Doch soweit sind Volker Schwieger und seine Kollegen noch nicht. „Wir untersuchen derzeit, wie genau die Karten wirklich sind.“ Bevor konkrete Ergebnisse vorliegen werden, wartet auf die Wissenschaftler viel Rechenarbeit. Doch schon jetzt planen die Stuttgarter und die Münchner eine gemeinsame Messkampagne, die im Praxisbetrieb klären soll, ob „Ghosthunter“ die Geisterfahrer auch wirklich zuverlässig jagt. „Unsere Münchner Kollegen besitzen auf ihrem Gelände eine Teststrecke mit einer nachgebauten Autobahnauffahrt“, sagt Volker Schwieger. Ein Messfahrzeug soll die neue Technik dort testen. Viele weitere Fragen stellen sich vor einer möglichen Markteinführung des Geisterjägers: Funktioniert das System zuverlässig im „Schatten“ von hohen Gebäuden? Wie verlässlich ist es in einem Tunnel?
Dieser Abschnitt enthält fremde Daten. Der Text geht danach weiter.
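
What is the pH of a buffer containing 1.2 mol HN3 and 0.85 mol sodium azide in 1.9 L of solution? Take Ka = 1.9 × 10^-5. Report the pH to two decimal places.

pH = 4.57

pKa = −log(1.9 × 10^-5) = 4.721
Using pH = pKa + log([base]/[acid]) with [base]/[acid] = 0.85/1.2:
pH = 4.721 + (-0.150) = 4.57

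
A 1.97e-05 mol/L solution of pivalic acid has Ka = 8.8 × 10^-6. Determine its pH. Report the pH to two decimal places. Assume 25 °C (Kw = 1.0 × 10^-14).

pH = 5.02

(CH3)3CCOOH ⇌ (CH3)3CCOO- + H+
From the ICE table, Ka = [H+]²/(1.97e-05 − [H+]) = 8.8 × 10^-6.
[H+] is not negligible relative to C₀; solve [H+]² + 8.8e-06·[H+] − 1.73e-10 = 0.
[H+] = (−Ka + √(Ka² + 4·Ka·C₀))/2 = 9.48 × 10^-6 M
pH = −log[H+] = −log(9.48 × 10^-6) = 5.02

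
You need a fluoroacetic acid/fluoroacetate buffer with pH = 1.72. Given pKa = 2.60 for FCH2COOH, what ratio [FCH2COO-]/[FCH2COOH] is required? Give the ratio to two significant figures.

pH = pKa + log(r) ⇒ log(r) = 1.72 − 2.60 = -0.88
r = [FCH2COO-]/[FCH2COOH] = 10^(-0.88) = 0.132

ratio = 0.13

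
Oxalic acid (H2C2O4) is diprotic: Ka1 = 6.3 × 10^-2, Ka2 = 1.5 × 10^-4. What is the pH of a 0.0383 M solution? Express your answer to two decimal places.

pH = 1.57

Since Ka1 ≫ Ka2, the first ionization dominates [H+].
Ka1 = x²/(0.0383 − x) = 6.3 × 10^-2
Solving the quadratic: x = (−Ka1 + √(Ka1² + 4·Ka1·C₀))/2 = 2.69 × 10^-2 M
pH = −log(2.69 × 10^-2) = 1.57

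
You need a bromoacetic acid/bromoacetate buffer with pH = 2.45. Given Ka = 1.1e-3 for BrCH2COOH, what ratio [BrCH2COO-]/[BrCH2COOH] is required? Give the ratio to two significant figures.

ratio = 0.31

pKa = -log(1.1 × 10^-3) = 2.959
pH = pKa + log(r) ⇒ log(r) = 2.45 − 2.959 = -0.509
r = [BrCH2COO-]/[BrCH2COOH] = 10^(-0.509) = 0.31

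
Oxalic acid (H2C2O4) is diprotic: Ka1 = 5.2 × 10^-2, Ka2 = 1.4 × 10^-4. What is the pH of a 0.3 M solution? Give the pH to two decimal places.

pH = 0.99

Ka1 ≫ Ka2, so treat the first dissociation as the only significant source of H+.
Ka1 = x²/(0.3 − x) = 5.2 × 10^-2
Solving the quadratic: x = (−Ka1 + √(Ka1² + 4·Ka1·C₀))/2 = 1.02 × 10^-1 M
pH = −log(1.02 × 10^-1) = 0.99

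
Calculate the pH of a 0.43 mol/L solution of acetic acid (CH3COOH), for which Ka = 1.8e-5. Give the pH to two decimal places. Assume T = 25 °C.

pH = 2.56

CH3COOH ⇌ CH3COO- + H+
Let x = [H+] at equilibrium. Ka = x²/(0.43 − x).
Neglecting x in the denominator: x = √(1.8 × 10^-5 × 0.43) = 2.78 × 10^-3 M
Check: 0.65% ionized — well under 5%, approximation valid.
pH = −log[H+] = −log(2.78 × 10^-3) = 2.56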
Wie sollen die Warnhinweise im Fahrzeug des Geisterfahrers und in den Fahrzeugen in dessen Umfeld genau ausfallen?

Sollte „Ghosthunter“ den Praxistest bestehen, könnte das neue elektronische Warnsystem in das europäische Notrufsystem ECall integriert werden, das von 2018 an verpflichtend in alle neuen PKWs und leichten Nutzfahrzeuge eingebaut werden muss. Dann würden manche Gefahren rechtzeitig gebannt – anders als im Frühjahr diesen Jahres: Seinerzeit war nachts eine Frau auf der A 81 in die falsche Richtung gefahren. Sie wurde erst gestoppt, als ein 19 Jahre alter LKW-Fahrer die Gefahr erkannte: Der junge Mann stellte seinen Sattelschlepper quer über beide Fahrbahnen, um den folgenden Verkehr vor der Geisterfahrerin zu schützen.